No Caliph for 3 years: when the Mongols sacked Abbasid Baghdad
In 1258, the Mongol Ilkhanate invaded the Caliphate and ransacked the capital for 13 days, an event which we now remember as the Siege of Baghdad. They murdered the Abbasid Caliph Al-Musta’sim while imprisoning members of the Abbasid ruling family. The Mongols didn’t stop there, continuing west to Egypt and Syria. Under these conditions, the Caliphate was under siege and in a state of emergency.
Some people rightly raise the question as to what happened to the continuity of the Caliphate given this predicament. Especially in the context of the oft-repeated comment that “the Caliphate continued for almost 1.5 millennia”, this notion is worth exploring with an inquisitive lens.
It is worth noting in this regard the following hadith. Ibn Habban and Ibn Majah narrated from Ibn ‘Abbas:
The Messenger of Allah ﷺ said, ‘Allah has forgiven my Ummah for their mistakes and forgetfulness and that which they were compelled to do.’
The Sultans (leaders) of certain regions, who were responsible for their own Wilayahs and who would run these almost independently of the Khalifah, were not of Qureyshi descent. This meant they couldn’t be Caliphs according to the prevailing juristic opinion at that time. While this is not the only opinion on the issue (and indeed Hizb ut-Tahrir adopts a different opinion) it was the one that was adopted at the time. Specifically, and of relevant note here, the rulers of Egypt were Berbers.

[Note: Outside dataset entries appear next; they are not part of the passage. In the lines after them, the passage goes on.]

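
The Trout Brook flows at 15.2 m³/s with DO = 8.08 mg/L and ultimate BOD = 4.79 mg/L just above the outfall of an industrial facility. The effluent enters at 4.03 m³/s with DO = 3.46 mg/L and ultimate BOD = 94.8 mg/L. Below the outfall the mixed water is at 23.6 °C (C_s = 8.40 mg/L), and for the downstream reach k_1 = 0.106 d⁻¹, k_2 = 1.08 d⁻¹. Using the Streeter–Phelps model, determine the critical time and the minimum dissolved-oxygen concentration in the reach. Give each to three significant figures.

t_c ≈ 1.67 d; minimum DO ≈ 6.46 mg/L

Mixed DO = (15.2×8.08 + 4.03×3.46)/(15.2+4.03) = 136.8/19.23 = 7.112 mg/L.
Mixed L₀ = (15.2×4.79 + 4.03×94.8)/(19.23) = 454.9/19.23 = 23.65 mg/L.
Initial deficit D₀ = C_s − DO₀ = 8.40 − 7.112 = 1.288 mg/L.
t_c = (1/0.9740) ln[(1.08/0.106)(1 − 1.288×0.9740/(0.106×23.65))] = 1.027 × ln(5.090) = 1.671 d.
D_c = (0.106/1.08) × 23.65 × e^(−0.106×1.671) = 0.09815 × 23.65 × 0.8377 = 1.945 mg/L.
Minimum DO = 8.40 − 1.945 = 6.455 mg/L.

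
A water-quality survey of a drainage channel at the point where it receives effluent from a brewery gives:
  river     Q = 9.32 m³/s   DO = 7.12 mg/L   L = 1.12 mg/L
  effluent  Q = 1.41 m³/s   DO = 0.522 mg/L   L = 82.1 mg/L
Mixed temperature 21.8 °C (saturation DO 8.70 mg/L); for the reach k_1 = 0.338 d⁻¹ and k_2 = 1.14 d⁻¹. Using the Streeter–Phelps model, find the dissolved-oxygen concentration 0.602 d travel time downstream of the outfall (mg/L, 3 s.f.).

DO ≈ 5.92 mg/L

Mixed DO = (9.32×7.12 + 1.41×0.522)/(9.32+1.41) = 67.09/10.73 = 6.253 mg/L.
Mixed L₀ = (9.32×1.12 + 1.41×82.1)/(10.73) = 126.2/10.73 = 11.76 mg/L.
Initial deficit D₀ = C_s − DO₀ = 8.70 − 6.253 = 2.447 mg/L.
D(0.602) = [0.338×11.76/(1.14−0.338)](e^(−0.338×0.602) − e^(−1.14×0.602)) + 2.447 e^(−1.14×0.602)
= 4.957 × (0.8159 − 0.5034) + 2.447 × 0.5034 = 2.781 mg/L.
DO = 8.70 − 2.781 = 5.919 mg/L.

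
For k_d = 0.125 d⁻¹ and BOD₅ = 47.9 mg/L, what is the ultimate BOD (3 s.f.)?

BOD₅ = L₀(1 − e^(−5k_d)) ⇒ L₀ = BOD₅ / (1 − e^(−5×0.125))
= 47.9 / (1 − 0.5353) = 47.9 / 0.4647 = 103.1 mg/L.

L₀ ≈ 103 mg/L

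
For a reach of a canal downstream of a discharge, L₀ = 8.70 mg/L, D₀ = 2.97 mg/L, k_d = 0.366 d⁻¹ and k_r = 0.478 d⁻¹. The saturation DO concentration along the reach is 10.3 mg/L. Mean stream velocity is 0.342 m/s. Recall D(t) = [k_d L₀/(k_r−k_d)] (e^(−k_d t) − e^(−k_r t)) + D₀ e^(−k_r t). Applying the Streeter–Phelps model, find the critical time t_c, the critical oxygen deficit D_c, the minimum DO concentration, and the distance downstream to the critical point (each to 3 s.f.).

At the critical point dD/dt = 0, so k_d L₀ e^(−k_d t) = k_r D. Substituting D(t) from the Streeter–Phelps equation and solving for t gives
t_c = ln[(k_r/k_d)(1 − D₀(k_r−k_d)/(k_d L₀))] / (k_r−k_d).
Here k_r−k_d = 0.1120 d⁻¹ and 1 − D₀(k_r−k_d)/(k_d L₀) = 1 − 2.97×0.1120/(0.366×8.70) = 0.8955, so
t_c = ln(1.306 × 0.8955) / 0.1120 = 0.1566 / 0.1120 = 1.399 d.
D_c = (k_d/k_r) L₀ e^(−k_d t_c) = (0.366/0.478) × 8.70 × e^(−0.366×1.399) = 0.7657 × 8.70 × 0.5994 = 3.993 mg/L.
Minimum DO = C_s − D_c = 10.3 − 3.993 = 6.307 mg/L.
x_c = v t_c = 0.342 m/s × 1.399 d × 86400 s/d = 41330 m ≈ 41.3 km.

t_c ≈ 1.40 d; D_c ≈ 3.99 mg/L; min DO ≈ 6.31 mg/L; x_c ≈ 41.3 km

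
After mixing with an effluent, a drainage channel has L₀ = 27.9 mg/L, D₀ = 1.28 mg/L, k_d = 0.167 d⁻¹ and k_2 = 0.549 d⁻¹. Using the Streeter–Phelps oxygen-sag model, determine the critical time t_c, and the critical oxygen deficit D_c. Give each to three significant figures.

t_c ≈ 2.83 d; D_c ≈ 5.29 mg/L

With k_2/k_d = 3.287 and 1 − D₀(k_2−k_d)/(k_d L₀) = 0.8951,
t_c = ln(3.287 × 0.8951) / (0.549 − 0.167) = ln(2.942) / 0.3820 = 1.079/0.3820 = 2.825 d.
D_c = (k_d/k_2) L₀ e^(−k_d t_c) = (0.167/0.549) × 27.9 × e^(−0.167×2.825) = 0.3042 × 27.9 × 0.6239 = 5.295 mg/L.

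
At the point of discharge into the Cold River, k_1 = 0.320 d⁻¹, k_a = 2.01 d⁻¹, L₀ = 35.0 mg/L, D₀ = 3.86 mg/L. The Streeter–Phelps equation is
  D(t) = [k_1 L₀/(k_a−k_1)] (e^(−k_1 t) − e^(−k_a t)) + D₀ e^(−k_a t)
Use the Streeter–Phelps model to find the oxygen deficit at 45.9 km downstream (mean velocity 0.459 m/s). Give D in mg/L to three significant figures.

D ≈ 4.31 mg/L

Travel time t = x/v = 45.9 km / (0.459 m/s) = 45900 m / 0.459 m/s = 100000 s = 1.157 d.
k_1 L₀/(k_a−k_1) = 0.320×35.0/(2.01−0.320) = 11.20/1.690 = 6.627 mg/L.
e^(−k_1 t) = e^(−0.320×1.157) = 0.6905; e^(−k_a t) = e^(−2.01×1.157) = 0.09765.
D = 6.627 × (0.6905 − 0.09765) + 3.86 × 0.09765 = 3.929 + 0.3769 = 4.306 mg/L.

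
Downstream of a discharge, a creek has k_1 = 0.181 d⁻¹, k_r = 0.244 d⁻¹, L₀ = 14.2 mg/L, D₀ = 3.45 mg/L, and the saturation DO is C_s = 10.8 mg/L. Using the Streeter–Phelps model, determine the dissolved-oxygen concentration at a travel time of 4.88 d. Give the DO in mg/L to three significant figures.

DO ≈ 5.29 mg/L

k_1 L₀/(k_r−k_1) = 0.181×14.2/(0.244−0.181) = 2.570/0.06300 = 40.80 mg/L.
e^(−k_1 t) = e^(−0.181×4.880) = 0.4134; e^(−k_r t) = e^(−0.244×4.880) = 0.3040.
D = 40.80 × (0.4134 − 0.3040) + 3.45 × 0.3040 = 4.464 + 1.049 = 5.513 mg/L.
DO = C_s − D = 10.8 − 5.513 = 5.287 mg/L.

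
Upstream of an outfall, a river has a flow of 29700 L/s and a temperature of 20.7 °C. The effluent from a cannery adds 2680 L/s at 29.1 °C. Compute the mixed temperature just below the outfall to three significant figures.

21.4 °C

Flow-weighted mixing: C = (Q_r C_r + Q_w C_w)/(Q_r + Q_w)
= (29700×20.7 + 2680×29.1)/(29700 + 2680) = 692800/32380 = 21.40 °C.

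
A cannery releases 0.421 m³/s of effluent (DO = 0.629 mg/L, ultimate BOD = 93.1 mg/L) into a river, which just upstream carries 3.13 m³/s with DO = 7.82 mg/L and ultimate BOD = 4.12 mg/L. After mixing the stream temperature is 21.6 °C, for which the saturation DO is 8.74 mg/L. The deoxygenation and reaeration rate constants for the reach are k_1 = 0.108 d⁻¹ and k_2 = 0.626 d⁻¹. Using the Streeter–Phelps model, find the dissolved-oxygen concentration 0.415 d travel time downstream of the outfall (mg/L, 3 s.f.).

Mixed DO = (3.13×7.82 + 0.421×0.629)/(3.13+0.421) = 24.74/3.551 = 6.967 mg/L.
Mixed L₀ = (3.13×4.12 + 0.421×93.1)/(3.551) = 52.09/3.551 = 14.67 mg/L.
Initial deficit D₀ = C_s − DO₀ = 8.74 − 6.967 = 1.773 mg/L.
D(0.415) = [0.108×14.67/(0.626−0.108)](e^(−0.108×0.415) − e^(−0.626×0.415)) + 1.773 e^(−0.626×0.415)
= 3.058 × (0.9562 − 0.7712) + 1.773 × 0.7712 = 1.933 mg/L.
DO = 8.74 − 1.933 = 6.807 mg/L.

DO ≈ 6.81 mg/L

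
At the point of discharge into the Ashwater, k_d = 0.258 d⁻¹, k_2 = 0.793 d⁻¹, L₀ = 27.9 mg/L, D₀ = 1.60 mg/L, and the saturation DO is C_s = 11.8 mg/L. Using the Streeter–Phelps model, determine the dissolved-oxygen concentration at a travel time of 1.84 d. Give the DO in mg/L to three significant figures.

k_d L₀/(k_2−k_d) = 0.258×27.9/(0.793−0.258) = 7.198/0.5350 = 13.45 mg/L.
e^(−k_d t) = e^(−0.258×1.840) = 0.6221; e^(−k_2 t) = e^(−0.793×1.840) = 0.2324.
D = 13.45 × (0.6221 − 0.2324) + 1.60 × 0.2324 = 5.242 + 0.3719 = 5.614 mg/L.
DO = C_s − D = 11.8 − 5.614 = 6.186 mg/L.

DO ≈ 6.19 mg/L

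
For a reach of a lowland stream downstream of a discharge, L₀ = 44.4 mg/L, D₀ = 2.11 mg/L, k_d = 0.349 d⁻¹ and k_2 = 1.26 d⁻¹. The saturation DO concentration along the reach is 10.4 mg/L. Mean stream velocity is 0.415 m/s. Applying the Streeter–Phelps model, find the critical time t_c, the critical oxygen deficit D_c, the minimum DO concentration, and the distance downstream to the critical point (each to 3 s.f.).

With k_2/k_d = 3.610 and 1 − D₀(k_2−k_d)/(k_d L₀) = 0.8760,
t_c = ln(3.610 × 0.8760) / (1.26 − 0.349) = ln(3.162) / 0.9110 = 1.151/0.9110 = 1.264 d.
L(t_c) = L₀ e^(−k_d t_c) = 44.4 × 0.6433 = 28.56 mg/L, and at the critical point k_2 D_c = k_d L, so D_c = (0.349/1.26) × 28.56 = 7.912 mg/L.
Minimum DO = C_s − D_c = 10.4 − 7.912 = 2.488 mg/L.
x_c = v t_c = 0.415 m/s × 1.264 d × 86400 s/d = 45320 m ≈ 45.3 km.

t_c ≈ 1.26 d; D_c ≈ 7.91 mg/L; min DO ≈ 2.49 mg/L; x_c ≈ 45.3 km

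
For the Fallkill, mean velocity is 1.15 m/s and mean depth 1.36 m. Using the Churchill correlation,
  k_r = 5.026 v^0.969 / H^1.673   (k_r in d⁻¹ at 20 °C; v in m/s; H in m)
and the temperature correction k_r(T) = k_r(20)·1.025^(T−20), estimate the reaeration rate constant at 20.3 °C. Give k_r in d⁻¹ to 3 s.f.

k_r(20) = 5.026 × 1.15^0.969 / 1.36^1.673 = 5.026 × 1.145 / 1.673 = 3.441 d⁻¹.
k_r(20.3) = 3.441 × 1.025^(20.3−20) = 3.441 × 1.007 = 3.466 d⁻¹.

k_r ≈ 3.47 d⁻¹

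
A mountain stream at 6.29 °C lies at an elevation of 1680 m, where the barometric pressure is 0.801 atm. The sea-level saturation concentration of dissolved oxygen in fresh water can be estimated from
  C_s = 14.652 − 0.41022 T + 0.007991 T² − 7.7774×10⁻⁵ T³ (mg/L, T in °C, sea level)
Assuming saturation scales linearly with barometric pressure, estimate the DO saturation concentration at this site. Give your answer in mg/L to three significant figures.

C_s ≈ 9.91 mg/L

At sea level: C_s = 14.652 − 0.41022×6.29 + 0.007991×6.29² − 7.7774×10⁻⁵×6.29³ = 12.37 mg/L.
Pressure correction: C_s' = 12.37 × 0.801 = 9.907 mg/L.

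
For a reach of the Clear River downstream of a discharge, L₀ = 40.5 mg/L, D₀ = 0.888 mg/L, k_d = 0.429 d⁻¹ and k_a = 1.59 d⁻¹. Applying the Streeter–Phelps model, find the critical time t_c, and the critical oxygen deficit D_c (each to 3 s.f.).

t_c ≈ 1.08 d; D_c ≈ 6.89 mg/L

At the critical point dD/dt = 0, so k_d L₀ e^(−k_d t) = k_a D. Substituting D(t) from the Streeter–Phelps equation and solving for t gives
t_c = ln[(k_a/k_d)(1 − D₀(k_a−k_d)/(k_d L₀))] / (k_a−k_d).
Here k_a−k_d = 1.161 d⁻¹ and 1 − D₀(k_a−k_d)/(k_d L₀) = 1 − 0.888×1.161/(0.429×40.5) = 0.9407, so
t_c = ln(3.706 × 0.9407) / 1.161 = 1.249 / 1.161 = 1.076 d.
L(t_c) = L₀ e^(−k_d t_c) = 40.5 × 0.6304 = 25.53 mg/L, and at the critical point k_a D_c = k_d L, so D_c = (0.429/1.59) × 25.53 = 6.888 mg/L.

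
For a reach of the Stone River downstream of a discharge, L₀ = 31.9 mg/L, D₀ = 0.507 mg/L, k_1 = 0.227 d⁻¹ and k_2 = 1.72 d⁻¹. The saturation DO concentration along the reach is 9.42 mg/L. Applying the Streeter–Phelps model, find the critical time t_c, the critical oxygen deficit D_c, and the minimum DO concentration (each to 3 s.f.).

With k_2/k_1 = 7.577 and 1 − D₀(k_2−k_1)/(k_1 L₀) = 0.8955,
t_c = ln(7.577 × 0.8955) / (1.72 − 0.227) = ln(6.785) / 1.493 = 1.915/1.493 = 1.282 d.
D_c = (k_1/k_2) L₀ e^(−k_1 t_c) = (0.227/1.72) × 31.9 × e^(−0.227×1.282) = 0.1320 × 31.9 × 0.7474 = 3.147 mg/L.
Minimum DO = C_s − D_c = 9.42 − 3.147 = 6.273 mg/L.

t_c ≈ 1.28 d; D_c ≈ 3.15 mg/L; min DO ≈ 6.27 mg/L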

Nonetheless, and after 2-3 years of Muslims being ruled by the Mongols, Sultan Saiful Deen Al Qutuz of Egypt (the 4th Sultan of the Berbers that ruled Egypt) won a decisive victory against the Mongols at the Battle of Ain Jaloot in 1260 and halted their advance.
Following this, members of the Abbasid family were released from prison in Baghdad, among whom was the son of the previous Abbasid Caliph Az-Zahir. He then fled to Cairo where he presented himself to the ruling Berbers. The Chief Qadi (judge) in Cairo verified that he was from the ruling Abbasid family (and thus a Qureyshi) and the Berbers gave him the bay’ah in 1261. Ulema such as the great Imam ‘Izz Al Deen Ibn Abdul Salam also gave their pledge to Mustansir Billah.
In analysing this situation, it is clear that Muslims of the time found themselves in an emergency and one in which they were compelled with regards to the political situation that prevailed over them. In this context, there can be no “blame” in the strict sense attributed to either the public or influentials of the time. The devastation of the Mongol invasion, known for its ferocity, also created a panic that the ummah has seldom known – the predictions that the Day of Judgement were nigh were widespread due to the sheer terror that people were confronted with and the wanton brutality of the Mongol invaders.
The situation where a period of time passed without a Caliph being legitimately contracted by the ummah was not without precedent. According to strong scholarly opinions (though not necessarily a unanimous view), the period of Yazid’s rule 6 centuries earlier was one in which the bay’ah had not been validly contracted, meaning that the ummah was without a validly contracted Caliph for almost 4 years. Yet there, given the pressure under which this bay’ah was possibly effected and with the difficulty of the prevalent political situation, it is impossible to exact blame upon influentials or the ummah. As such, the lack of a validly contracted Caliph (according to that particular opinion) falls under the ambit of compulsion which the ummah faced at the time.
The situation that faced the Muslims at the time of the Mongol invasion was not dissimilar in regard to the compelling situation that confronted the ummah earlier.
However, the key point to note is that the lack of a contracted Caliph was not by design, neglect or anything similar; it was rather the result of a peculiar political reality forced upon the Muslims of the time by an unprecedented invasion.
Notably, while the Caliph as a leader was not validly contracted, the major components of what was the Caliphate still existed and continued to operate, including judges throughout the areas, the existence of provinces ruled by various Sultans (as mentioned above), and so forth.
Genghis Khan’s grandson Berke Khan had earlier converted to Islam in 1252, several years prior to the invasion. He was outraged at Hulagu attacking Baghdad and he pursued and defeated Hulagu in 1263. Eventually, large segments of the Mongols (or Tatars as they are also known) came to accept Islam.